The Tutor

Sometimes a movie starts off going for one tone, then switches to another, making me want to yell, “Stop! Go back!” The Tutor is such a movie. For a while, it’s good, trashy fun. Then it begins taking itself too seriously, dampening the pleasure. If nothing else, the story at least has a pretty cool twist, which I don’t intend to spoil. Put that twist in a better film and you’d really have something special.

Ethan (Garrett Hedlund) is a professional tutor who works for a thriving business. His wife Annie (Victoria Justice) is pregnant, and he desperately needs to earn additional money to prepare for the pending birth. A very lucrative offer comes his way when a billionaire businessman seeks tutoring services for his son, Jackson (Noah Schnapp). Ethan gets several thousand dollars to stay at their mansion for a week. If Jackson likes him, the gig will extend throughout the summer for even more cash.

These people are deeply odd, however. The businessman is never home. Instead, Jackson is there with his suspicious hanger-on cousin Gavin (Johnny Weston) and his hottie girlfriend Jenny (Kabby Borders). Even stranger is that Jackson doesn’t appear to need a tutor. He’s a bright teenager who zips right through the practice tests he’s given. Mannered and with a flat affect, he appears unreasonably interested in Ethan’s personal life. Clearly, Jackson is up to no good, which becomes evident when he falsely accuses his new tutor of physically abusing him.

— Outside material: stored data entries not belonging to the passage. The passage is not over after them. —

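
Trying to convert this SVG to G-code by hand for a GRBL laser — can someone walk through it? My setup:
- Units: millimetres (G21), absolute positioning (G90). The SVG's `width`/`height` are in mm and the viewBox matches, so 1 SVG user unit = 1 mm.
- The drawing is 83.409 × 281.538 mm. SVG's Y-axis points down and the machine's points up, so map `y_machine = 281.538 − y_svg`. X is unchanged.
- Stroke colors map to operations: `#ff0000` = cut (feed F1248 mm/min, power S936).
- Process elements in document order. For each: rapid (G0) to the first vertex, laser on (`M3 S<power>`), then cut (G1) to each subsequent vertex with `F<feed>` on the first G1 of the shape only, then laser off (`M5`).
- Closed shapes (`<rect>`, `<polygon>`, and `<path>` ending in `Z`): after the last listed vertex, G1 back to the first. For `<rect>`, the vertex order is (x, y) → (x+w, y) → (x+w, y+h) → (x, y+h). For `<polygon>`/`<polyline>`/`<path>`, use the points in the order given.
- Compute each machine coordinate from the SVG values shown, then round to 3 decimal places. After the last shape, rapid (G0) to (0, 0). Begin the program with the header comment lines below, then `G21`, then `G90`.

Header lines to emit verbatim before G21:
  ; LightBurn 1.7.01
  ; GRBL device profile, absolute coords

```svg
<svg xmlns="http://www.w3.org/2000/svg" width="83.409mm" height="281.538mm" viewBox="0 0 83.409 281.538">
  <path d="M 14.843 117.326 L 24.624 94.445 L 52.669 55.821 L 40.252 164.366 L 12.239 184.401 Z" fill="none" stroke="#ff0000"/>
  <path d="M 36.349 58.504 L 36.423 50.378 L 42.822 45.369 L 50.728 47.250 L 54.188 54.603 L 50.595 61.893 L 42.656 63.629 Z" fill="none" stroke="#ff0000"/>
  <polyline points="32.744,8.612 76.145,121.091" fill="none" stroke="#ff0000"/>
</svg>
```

Since the viewBox matches the mm dimensions, user units are millimetres directly. The only transform is the Y-flip y_m = 281.538 − y_svg.

Shape 1 is a closed polygon drawn with `<path>`. Its stroke #ff0000 means cut at S936, F1248. After flipping Y the toolpath is (14.843,164.212) → (24.624,187.093) → (52.669,225.717) → (40.252,117.172) → (12.239,97.137) → (14.843,164.212), returning to the start.

Shape 2 is a regular polygon drawn with `<path>`. Its stroke #ff0000 means cut at S936, F1248. After flipping Y the toolpath is (36.349,223.034) → (36.423,231.160) → (42.822,236.169) → (50.728,234.288) → (54.188,226.935) → (50.595,219.645) → (42.656,217.909) → (36.349,223.034), returning to the start.

Shape 3 is a line segment drawn with `<polyline>`. Its stroke #ff0000 means cut at S936, F1248. After flipping Y the toolpath is (32.744,272.926) → (76.145,160.447).

; LightBurn 1.7.01
; GRBL device profile, absolute coords
G21
G90
G0 X14.843 Y164.212
M3 S936
G1 X24.624 Y187.093 F1248
G1 X52.669 Y225.717
G1 X40.252 Y117.172
G1 X12.239 Y97.137
G1 X14.843 Y164.212
M5
G0 X36.349 Y223.034
M3 S936
G1 X36.423 Y231.160 F1248
G1 X42.822 Y236.169
G1 X50.728 Y234.288
G1 X54.188 Y226.935
G1 X50.595 Y219.645
G1 X42.656 Y217.909
G1 X36.349 Y223.034
M5
G0 X32.744 Y272.926
M3 S936
G1 X76.145 Y160.447 F1248
M5
G0 X0.000 Y0.000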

Early scenes in The Tutor are darkly comedic, as working-class Ethan enters a world of opulence, only to realize that great wealth brings with it equally great eccentricity. It’s funny that Gavin and Jenny just seem to be leeches, and that Jackson doesn’t require educational help, and that Ethan has to enter the mansion from a door in the back because it wouldn’t look right to have him come in from the front. Watching him collect a huge payday for watching these rich weirdos go about their privileged lives speaks to the disparity between the haves and the have-nots in our society. Hedlund expertly conveys Ethan’s sheer bewilderment at how money allows his employers to coast through life, seemingly unencumbered.

Then the second half arrives and the movie becomes a conventional thriller. Ethan has a secret, which Jackson learns and threatens to expose. His false accusation is one of many ways he sets up his tutor, causing Ethan to get investigated by police. There’s a scene where he’s drugged, a blackmail attempt involving racy photos, and a subplot related to Jackson’s dead mother, who Ethan may have known. The Tutor keeps adding complications and out-of-nowhere revelations designed to convey a typical “nothing is what it seems” aura.

During the finale, the movie practically knots itself trying to explain how all the elements fit together. A very intriguing idea resides in here, leading us to see one character much differently at the end than we did at the beginning. Nevertheless, the wickedly comedic side of The Tutor goes out the window as it transforms into the sort of paranoid thriller we’ve seen hundreds of times before. Hedlund remains excellent throughout. It’s the plot and all the convoluted-yet-predictable elements contained therein that turn a perfectly enjoyable social satire into a bland melodrama.

out of four

The Tutor is rated R for language, some violence, and sexual material. The running time is 1 hour and 32 minutes.